Things are less encouraging in the year of A GOOD FATHER (1980).Edna has left, before suffering an alcohol-befuddled death in a house fire. Sid, often lonely and depressed, has stopped work to devote himself to the children.
Nine years later he looks old for 63, wasted by diabetes and thyroid trouble, but he retains his equitable temperament despite all. He is much visited by his five daughters, three of them single mothers, and five grandchildren. He worries most about his only son, soon to go to prison for car theft. The sympathetic Gifford never presses for pace, either in shooting or editing. The result is quiet and intimate, a realistic chronicle of a man who deserves better than he receives."
BRISTOL & the SID films.
I worked a lot as cameraman for good directors, but with hindsight I would say I was happiest making my own films and probably most sure of what I was doing.

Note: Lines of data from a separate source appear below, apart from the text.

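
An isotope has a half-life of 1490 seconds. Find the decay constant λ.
λ = ln(2)/t½ = 4.652e-4 second⁻¹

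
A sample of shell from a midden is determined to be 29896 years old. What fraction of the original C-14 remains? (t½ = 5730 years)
N/N₀ = (1/2)^(t/t½) = 0.02688 = 2.69%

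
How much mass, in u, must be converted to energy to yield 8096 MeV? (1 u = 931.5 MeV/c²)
m = E/c² = 8.691 u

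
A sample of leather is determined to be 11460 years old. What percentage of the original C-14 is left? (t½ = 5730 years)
N/N₀ = (1/2)^(t/t½) = 0.25 = 25%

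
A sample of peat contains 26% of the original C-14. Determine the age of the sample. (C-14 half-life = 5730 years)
Age = t½ × log₂(1/ratio) = 11140 years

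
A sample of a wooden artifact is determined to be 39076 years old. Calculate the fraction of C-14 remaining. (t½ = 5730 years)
N/N₀ = (1/2)^(t/t½) = 0.008853 = 0.885%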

I think I was lucky to be in Bristol from the age of four – later I would always be in the working docks, with a freedom you wouldn’t see today. I could go out all day on a 1902 steam tug, eventually work for a year in a Bristol woodyard and generally savour the unique feel of the city. It was all very visual in a dilapidated sort of way – Victorian docks, the feeder Canal, tramp steamers, railway shunting yards, old swing bridges.

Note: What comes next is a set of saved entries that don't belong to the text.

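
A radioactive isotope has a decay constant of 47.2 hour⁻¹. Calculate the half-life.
t½ = ln(2)/λ = 0.01469 hours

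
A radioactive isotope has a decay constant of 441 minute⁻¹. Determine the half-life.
t½ = ln(2)/λ = 0.001572 minutes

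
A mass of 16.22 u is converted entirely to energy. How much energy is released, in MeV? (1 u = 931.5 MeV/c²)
E = mc² = 15110 MeV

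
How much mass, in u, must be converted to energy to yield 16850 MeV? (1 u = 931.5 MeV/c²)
m = E/c² = 18.09 u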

So I knew Bristol quite well when I returned to film SID’S FAMILY in the Montpelier district and the two other films about his family. I also. made a very early film THE CONGOLEAN CHEESE in a Hotwells woodyard,,& some years later, THE PEARL about a Bristol sand dredger.
For my own films I often had – quite illegally in those days - a very small crew, probably just a sound recordist. You were very reliant on their sympathy with the subject, my approach, and the ability to film at once if things became interesting. We might be present for two or three hours in a day. Some days you would get almost nothing. Suddenly it would go well and you'd get a lot. The main thing was they didn't get tired of your presence, and you didn’t take over their lives..
In the first film SID’S FAMILY an old bloke arrives one evening and they have a good laugh about not kissing some woman. I was surprised we got that. Our presence wasn’t a difficulty. Bruce White –who went on to do many features - was the sound recordist. Margaret Dickinson edited. The Rowntree Trust funded the film. Peter Rann sound dubbed this and nearly all my films.
We filmed during the Three Day Week electricity cuts, had minimal lighting (prelit),when available using a shilling in the slot electricity meter. The camera was my ARRIFLEX 16mm BL, which was quite a heavy and bulky camera.
On A GOOD FATHER I think we left for three days as Sid was unwell. We had a two or three week period in Bristol for each film and would leave earlier if I felt we had got the material. I think that the films turned out much as I had imagined, just being with them without pushing. And it all quietly unfolds.
By this time, I had bought a French AATON 16mm camera, very light and mobile, Kodak film stock had much improved. Derek Williams did Sound on the last two Sid films. Johnny Furse – who got me the ICA showings – and later made the marvellous feature film Blind Flight, was loader. Greg Harris edited.
I paid for this film myself from my conventional camerawork.
In the last film SID’S CHILDREN Sid really wanted to talk to us. It was commissioned for Channel Four’s True Stories by John Willis. Trevor Williamson edited. All these three films had well over a million viewers for each transmission by CH4 late in the evening.
Clive Noakes – a most sympathetic and skilled colourist – graded many of my films. Along with Nigel Horn at i-dailies (now Kodak) they recently transferred quite a few of the films with great care & patience for the BFI Archive.
The Sid Trilogy: Three films by Nick Gifford documenting the life of Sid, a West Indian immigrant living in the city of Bristol. The series was shot at intervals of 8 years and was shown on a UK television channel, earning high praise from critics.